John Paul II’s quote above said that his direct contact with people is what compelled him. Point is, we need to mix with people all along the spectrum of faith, or how else can we share the Gospel with them?
It’s hard to love what you don’t know, so get to know people who might not see Catholicism the same way you do. Listen, there are people who want to change the teachings of the Church, and they are harder to love because they are so annoyingly militant in their campaign to change the Church — and it’s hard to be friendly with people that want to attack everything you love. I feel your pain!
But most people who aren’t exactly following dogma or doctrine fall into the category of good intentions without the best formation. Give them a pass, love them, and share with them what you have learned about the Church’s teachings — in love– or else it won’t be effective! When you love somebody, you want what’s best for them and so why wouldn’t you share the amazing riches that the Church has to offer?

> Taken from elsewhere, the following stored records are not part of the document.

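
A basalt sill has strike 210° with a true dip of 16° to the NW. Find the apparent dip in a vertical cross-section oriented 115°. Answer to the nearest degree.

The strike is 210° and the section trends 115°; the acute angle between them is β = 85°.
tan(apparent dip) = tan 16° · sin 85° = 0.2857
α = arctan(0.2857) = 15.94°

16°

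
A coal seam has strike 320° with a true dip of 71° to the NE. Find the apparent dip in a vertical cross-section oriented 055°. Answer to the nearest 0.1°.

The strike is 320° and the section trends 055°; the acute angle between them is β = 85°.
tan(apparent dip) = tan 71° · sin 85° = 2.8932
α = arctan(2.8932) = 70.93°

70.9°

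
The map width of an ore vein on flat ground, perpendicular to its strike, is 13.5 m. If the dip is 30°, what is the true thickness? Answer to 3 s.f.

6.75 m

True thickness t = w · sin(dip) = 13.5 × sin 30°
t = 13.5 × 0.5000 = 6.750 m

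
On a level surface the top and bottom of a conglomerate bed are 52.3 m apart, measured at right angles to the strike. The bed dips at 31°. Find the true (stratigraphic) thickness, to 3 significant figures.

26.9 m

True thickness t = w · sin(dip) = 52.3 × sin 31°
t = 52.3 × 0.5150 = 26.936 m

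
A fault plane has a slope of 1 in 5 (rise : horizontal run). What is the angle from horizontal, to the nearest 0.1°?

tan θ = 1/5 = 0.2000
θ = arctan(0.2000) = 11.31°

11.3°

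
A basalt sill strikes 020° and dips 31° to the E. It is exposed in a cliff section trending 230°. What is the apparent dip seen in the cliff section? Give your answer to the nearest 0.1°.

16.7°

The section lies 30° from the strike.
tan α = tan 31° × sin 30° = 0.6009 × 0.5000 = 0.3004
apparent dip = arctan 0.3004 = 16.72°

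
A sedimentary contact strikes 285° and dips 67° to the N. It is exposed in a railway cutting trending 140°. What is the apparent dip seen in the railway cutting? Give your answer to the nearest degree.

The strike is 285° and the section trends 140°; the acute angle between them is β = 35°.
tan(apparent dip) = tan 67° · sin 35° = 1.3513
α = arctan(1.3513) = 53.50°

53°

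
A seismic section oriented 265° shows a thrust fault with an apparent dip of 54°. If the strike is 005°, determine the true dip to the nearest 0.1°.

54.4°

β = acute angle between strike 005° and section 265° = 80°.
tan(true dip) = tan 54° / sin 80° = 1.3976
true dip = arctan 1.3976 = 54.42°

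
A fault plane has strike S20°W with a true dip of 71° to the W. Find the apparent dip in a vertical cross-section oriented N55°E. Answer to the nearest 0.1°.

59.0°

The section lies 35° from the strike.
tan(apparent dip) = tan 71° · sin 35° = 1.6658
α = arctan(1.6658) = 59.02°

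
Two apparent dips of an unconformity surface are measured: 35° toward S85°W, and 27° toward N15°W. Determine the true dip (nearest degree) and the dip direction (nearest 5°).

The two traces are lines in the plane: v₁ = (sin 265°·cos 35°, cos 265°·cos 35°, −sin 35°), v₂ = (sin 345°·cos 27°, cos 345°·cos 27°, −sin 27°).
The plane normal is n = v₁ × v₂ ∝ (-0.526, 0.238, 0.719).
tan δ = √(n_x²+n_y²)/n_z = 0.577/0.719, so δ = 38.8°.
The horizontal component of n points toward azimuth atan2(n_x, n_y) = 294°, the dip direction.

true dip 39°, dip direction 295°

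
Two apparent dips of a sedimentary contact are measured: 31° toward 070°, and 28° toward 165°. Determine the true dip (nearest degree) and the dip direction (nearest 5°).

true dip 40°, dip direction 115°

The two traces are lines in the plane: v₁ = (sin 70°·cos 31°, cos 70°·cos 31°, −sin 31°), v₂ = (sin 165°·cos 28°, cos 165°·cos 28°, −sin 28°).
The plane normal is n = v₁ × v₂ ∝ (0.577, -0.260, 0.754).
tan δ = √(n_x²+n_y²)/n_z = 0.633/0.754, so δ = 40.0°.
Dip direction = azimuth of (n_x, n_y) = atan2(0.577, -0.260) = 114°.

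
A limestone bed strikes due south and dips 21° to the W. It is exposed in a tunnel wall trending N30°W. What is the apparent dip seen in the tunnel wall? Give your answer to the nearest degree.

11°

Angle between strike (due south) and section (N30°W): β = 30°.
tan(apparent dip) = tan 21° · sin 30° = 0.1919
apparent dip = arctan 0.1919 = 10.86°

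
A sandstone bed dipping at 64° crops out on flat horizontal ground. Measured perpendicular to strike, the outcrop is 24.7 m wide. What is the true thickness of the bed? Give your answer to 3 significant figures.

22.2 m

True thickness t = w · sin(dip) = 24.7 × sin 64°
t = 24.7 × 0.8988 = 22.200 m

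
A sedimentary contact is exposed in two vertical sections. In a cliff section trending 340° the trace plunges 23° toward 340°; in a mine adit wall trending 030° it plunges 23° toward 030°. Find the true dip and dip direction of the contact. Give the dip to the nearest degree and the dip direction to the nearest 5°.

Represent each trace as a vector plunging at its apparent dip toward its trend (east-north-up frame): v₁ = (-0.315, 0.865, -0.391), v₂ = (0.460, 0.797, -0.391).
n = v₁ × v₂ = (0.026, 0.303, 0.649) (taken with n_z > 0).
True dip = arccos(n_z / |n|) = arccos(0.9056) = 25.1°.
Dip direction = azimuth of (n_x, n_y) = atan2(0.026, 0.303) = 5°.

true dip 25°, dip direction 005°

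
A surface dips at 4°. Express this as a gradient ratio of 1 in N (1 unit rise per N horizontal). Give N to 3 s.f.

1 in 14.3

1 : N means tan θ = 1/N, so N = 1/tan 4° = 1/0.0699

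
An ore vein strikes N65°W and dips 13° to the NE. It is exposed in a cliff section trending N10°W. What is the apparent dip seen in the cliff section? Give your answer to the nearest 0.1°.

10.7°

The strike is N65°W and the section trends N10°W; the acute angle between them is β = 55°.
tan α = tan 13° × sin 55° = 0.2309 × 0.8192 = 0.1891
α = arctan(0.1891) = 10.71°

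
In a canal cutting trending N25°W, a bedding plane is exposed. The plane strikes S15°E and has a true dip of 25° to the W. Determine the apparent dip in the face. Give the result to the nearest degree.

The section lies 10° from the strike.
tan α = tan 25° × sin 10° = 0.4663 × 0.1736 = 0.0810
α = arctan(0.0810) = 4.63°

5°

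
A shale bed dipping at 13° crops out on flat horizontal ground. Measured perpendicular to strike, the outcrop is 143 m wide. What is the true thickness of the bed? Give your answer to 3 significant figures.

True thickness t = w · sin(dip) = 143 × sin 13°
t = 143 × 0.2250 = 32.168 m

32.2 m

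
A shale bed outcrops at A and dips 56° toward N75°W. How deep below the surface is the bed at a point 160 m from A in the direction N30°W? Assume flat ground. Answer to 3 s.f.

168 m

The hole lies 45° from the dip direction, so the down-dip offset is 160 × cos 45° = 113.14 m.
Depth = down-dip offset × tan(dip) = 113.14 × tan 56° = 113.14 × 1.4826
Depth = 167.73 m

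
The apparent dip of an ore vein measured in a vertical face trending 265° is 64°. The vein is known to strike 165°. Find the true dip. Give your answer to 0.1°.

The section is 80° from the strike.
tan δ = tan α / sin β = tan 64° / sin 80° = 2.0503 / 0.9848 = 2.0819
δ = arctan(2.0819) = 64.34°

64.3°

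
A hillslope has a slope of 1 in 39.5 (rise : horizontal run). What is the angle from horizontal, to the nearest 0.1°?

tan θ = 1/39.5 = 0.0253
θ = arctan(0.0253) = 1.45°

1.5°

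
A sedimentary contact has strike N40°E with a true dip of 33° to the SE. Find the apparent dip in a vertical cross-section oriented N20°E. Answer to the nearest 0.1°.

The strike is N40°E and the section trends N20°E; the acute angle between them is β = 20°.
tan(apparent dip) = tan 33° · sin 20° = 0.2221
α = arctan(0.2221) = 12.52°

12.5°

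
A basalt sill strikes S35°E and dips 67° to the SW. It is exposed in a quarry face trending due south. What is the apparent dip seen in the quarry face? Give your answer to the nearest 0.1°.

The section lies 35° from the strike.
tan α = tan 67° × sin 35° = 2.3559 × 0.5736 = 1.3513
α = arctan(1.3513) = 53.50°

53.5°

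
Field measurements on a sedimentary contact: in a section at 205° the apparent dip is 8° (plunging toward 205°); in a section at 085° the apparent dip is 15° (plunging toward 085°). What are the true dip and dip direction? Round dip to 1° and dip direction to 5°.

Each apparent-dip line lies in the plane. As unit vectors (x east, y north, z up), v₁ plunges 8°→205° and v₂ plunges 15°→085°.
Cross product v₁ × v₂ gives the pole to the plane: n ∝ (0.244, -0.242, 0.828).
Dip δ = arctan(|n_h|/n_z) = arctan(0.344/0.828) = 22.5°.
Dip direction = atan2(0.244, -0.242) = 135° (azimuth of n's horizontal projection).

true dip 23°, dip direction 135°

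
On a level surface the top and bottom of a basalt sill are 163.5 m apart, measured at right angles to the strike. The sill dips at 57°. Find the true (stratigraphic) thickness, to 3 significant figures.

True thickness t = w · sin(dip) = 163.5 × sin 57°
t = 163.5 × 0.8387 = 137.123 m

137 m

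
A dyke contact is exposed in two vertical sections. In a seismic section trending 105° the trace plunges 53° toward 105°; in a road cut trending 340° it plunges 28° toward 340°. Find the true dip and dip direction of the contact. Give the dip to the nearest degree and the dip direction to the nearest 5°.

true dip 64°, dip direction 055°

The two traces are lines in the plane: v₁ = (sin 105°·cos 53°, cos 105°·cos 53°, −sin 53°), v₂ = (sin 340°·cos 28°, cos 340°·cos 28°, −sin 28°).
The plane normal is n = v₁ × v₂ ∝ (0.736, 0.514, 0.435).
tan δ = √(n_x²+n_y²)/n_z = 0.898/0.435, so δ = 64.1°.
Dip direction = azimuth of (n_x, n_y) = atan2(0.736, 0.514) = 55°.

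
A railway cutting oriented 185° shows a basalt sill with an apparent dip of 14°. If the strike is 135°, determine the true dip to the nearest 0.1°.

18.0°

β = acute angle between strike 135° and section 185° = 50°.
tan(true dip) = tan 14° / sin 50° = 0.3255
true dip = arctan 0.3255 = 18.03°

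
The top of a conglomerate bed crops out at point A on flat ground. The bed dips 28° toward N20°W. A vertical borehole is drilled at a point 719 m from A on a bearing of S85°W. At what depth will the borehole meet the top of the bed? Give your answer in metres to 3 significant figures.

The hole lies 75° from the dip direction, so the down-dip offset is 719 × cos 75° = 186.09 m.
Depth = down-dip offset × tan(dip) = 186.09 × tan 28° = 186.09 × 0.5317
Depth = 98.95 m

98.9 m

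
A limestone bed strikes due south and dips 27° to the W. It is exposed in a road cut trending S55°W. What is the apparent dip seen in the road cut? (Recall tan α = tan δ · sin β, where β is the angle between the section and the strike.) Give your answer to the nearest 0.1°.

The strike is due south and the section trends S55°W; the acute angle between them is β = 55°.
tan α = tan 27° × sin 55° = 0.5095 × 0.8192 = 0.4174
apparent dip = arctan 0.4174 = 22.65°

22.7°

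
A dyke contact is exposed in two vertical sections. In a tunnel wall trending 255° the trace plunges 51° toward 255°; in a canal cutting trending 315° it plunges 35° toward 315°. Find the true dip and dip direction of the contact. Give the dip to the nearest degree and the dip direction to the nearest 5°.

The two traces are lines in the plane: v₁ = (sin 255°·cos 51°, cos 255°·cos 51°, −sin 51°), v₂ = (sin 315°·cos 35°, cos 315°·cos 35°, −sin 35°).
Cross product v₁ × v₂ gives the pole to the plane: n ∝ (-0.544, -0.101, 0.446).
True dip = arccos(n_z / |n|) = arccos(0.6282) = 51.1°.
Dip direction = atan2(-0.544, -0.101) = 259° (azimuth of n's horizontal projection).

true dip 51°, dip direction 260°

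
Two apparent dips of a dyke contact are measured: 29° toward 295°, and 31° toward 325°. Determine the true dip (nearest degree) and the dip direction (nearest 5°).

The two traces are lines in the plane: v₁ = (sin 295°·cos 29°, cos 295°·cos 29°, −sin 29°), v₂ = (sin 325°·cos 31°, cos 325°·cos 31°, −sin 31°).
The plane normal is n = v₁ × v₂ ∝ (-0.150, 0.170, 0.375).
tan δ = √(n_x²+n_y²)/n_z = 0.227/0.375, so δ = 31.2°.
Dip direction = azimuth of (n_x, n_y) = atan2(-0.150, 0.170) = 319°.

true dip 31°, dip direction 320°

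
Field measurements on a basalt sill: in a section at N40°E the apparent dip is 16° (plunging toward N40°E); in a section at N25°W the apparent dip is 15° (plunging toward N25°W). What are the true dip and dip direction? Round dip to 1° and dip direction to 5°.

Each apparent-dip line lies in the plane. As unit vectors (x east, y north, z up), v₁ plunges 16°→N40°E and v₂ plunges 15°→N25°W.
n = v₁ × v₂ = (0.051, 0.272, 0.842) (taken with n_z > 0).
True dip = arccos(n_z / |n|) = arccos(0.9498) = 18.2°.
The horizontal component of n points toward azimuth atan2(n_x, n_y) = 11°, the dip direction.

true dip 18°, dip direction 010°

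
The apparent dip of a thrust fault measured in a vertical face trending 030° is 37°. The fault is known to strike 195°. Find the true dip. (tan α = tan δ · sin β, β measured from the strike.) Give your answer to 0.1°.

71.0°

The section is 15° from the strike.
tan(true dip) = tan 37° / sin 15° = 2.9115
δ = arctan(2.9115) = 71.04°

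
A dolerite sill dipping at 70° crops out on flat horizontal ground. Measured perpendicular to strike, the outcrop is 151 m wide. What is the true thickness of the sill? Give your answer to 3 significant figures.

True thickness t = w · sin(dip) = 151 × sin 70°
t = 151 × 0.9397 = 141.894 m

142 m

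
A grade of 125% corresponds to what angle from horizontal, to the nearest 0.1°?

tan θ = 125/100 = 1.2500
θ = arctan(1.2500) = 51.34°

51.3°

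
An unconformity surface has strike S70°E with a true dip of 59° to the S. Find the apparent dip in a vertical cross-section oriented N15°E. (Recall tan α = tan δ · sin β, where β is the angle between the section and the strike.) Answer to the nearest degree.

Angle between strike (S70°E) and section (N15°E): β = 85°.
tan α = tan 59° × sin 85° = 1.6643 × 0.9962 = 1.6579
α = arctan(1.6579) = 58.90°

59°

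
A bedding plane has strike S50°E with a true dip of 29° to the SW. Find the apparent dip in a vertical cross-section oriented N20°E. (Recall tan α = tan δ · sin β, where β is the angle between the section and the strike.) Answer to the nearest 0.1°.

Angle between strike (S50°E) and section (N20°E): β = 70°.
tan α = tan 29° × sin 70° = 0.5543 × 0.9397 = 0.5209
α = arctan(0.5209) = 27.51°

27.5°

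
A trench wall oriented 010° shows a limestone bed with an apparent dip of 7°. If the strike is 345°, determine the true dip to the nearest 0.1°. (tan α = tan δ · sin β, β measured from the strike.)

16.2°

The section is 25° from the strike.
tan δ = tan α / sin β = tan 7° / sin 25° = 0.1228 / 0.4226 = 0.2905
δ = arctan(0.2905) = 16.20°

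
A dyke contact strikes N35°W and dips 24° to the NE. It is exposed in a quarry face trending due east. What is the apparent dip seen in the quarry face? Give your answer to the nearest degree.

20°

The section lies 55° from the strike.
tan(apparent dip) = tan 24° · sin 55° = 0.3647
apparent dip = arctan 0.3647 = 20.04°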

A quick story: Once upon a time, I went to a party. I went to a party and had some beverages…too many beverages. These beverages happened to be alcoholic and I got sick…really sick…so sick that the parents of the house where I was staying called my parents to pick me up. There I was throwing up in a hefty garbage bag all the way home. My mom held my hair and kept silent. My dad drove silently. They cleaned me up and tucked me in bed.
The next morning, my dad came in. He told me two things. First, he let me know that getting drunk intentionally was a mortal sin. What? I had never known that. Why had I never known that before?! My Father was sharing the truth in love. And you know what? He was sparing me from many, many other heartaches by sharing that truth. Who knows, maybe I would have become an alcoholic or found myself in a dangerous situation because of my drunkenness?
The second thing that my father said was that he was “very disappointed in me”. That hit me like a ton of bricks. I began to cry because I had let my father down. That hurt far worse than my hangover, and I knew it would take time to regain his trust. My love for my father would become part of my motivation to change, and it’s why God knew we need to be in communion with each other.
And then he brought me to confession. He knew I needed to reconcile with my Father in heaven as well, and he took the time to accompany me on my way back to God. For the first time I confessed drunkenness to the priest. I felt a freedom in knowing the truth and confessing my sins and receiving the grace of that sacrament.
I began to change that day because of that truth spoken in love. I didn’t change right away, but over time, I changed. I began to adopt the ever popular St. Thomas Aquinas quote (popular with Philosophy majors anyway) “drink to the point of hilarity” as my motto. My dad’s love for me helped me to change, to get off a path that was only leading to death and destruction. We need to get to know people and to love people that much, or we’ll never say those hard things that need to be said. Let’s love people that much! End of Story.
Okay, this was another long one. I’m sorry for the rambling! I’m hoping this will help somebody out there who is just like me. Let’s go out there and just be Catholic — not liberal, not conservative — just Catholic! And let’s not forget that our job is to share the Gospel — the truth– in love.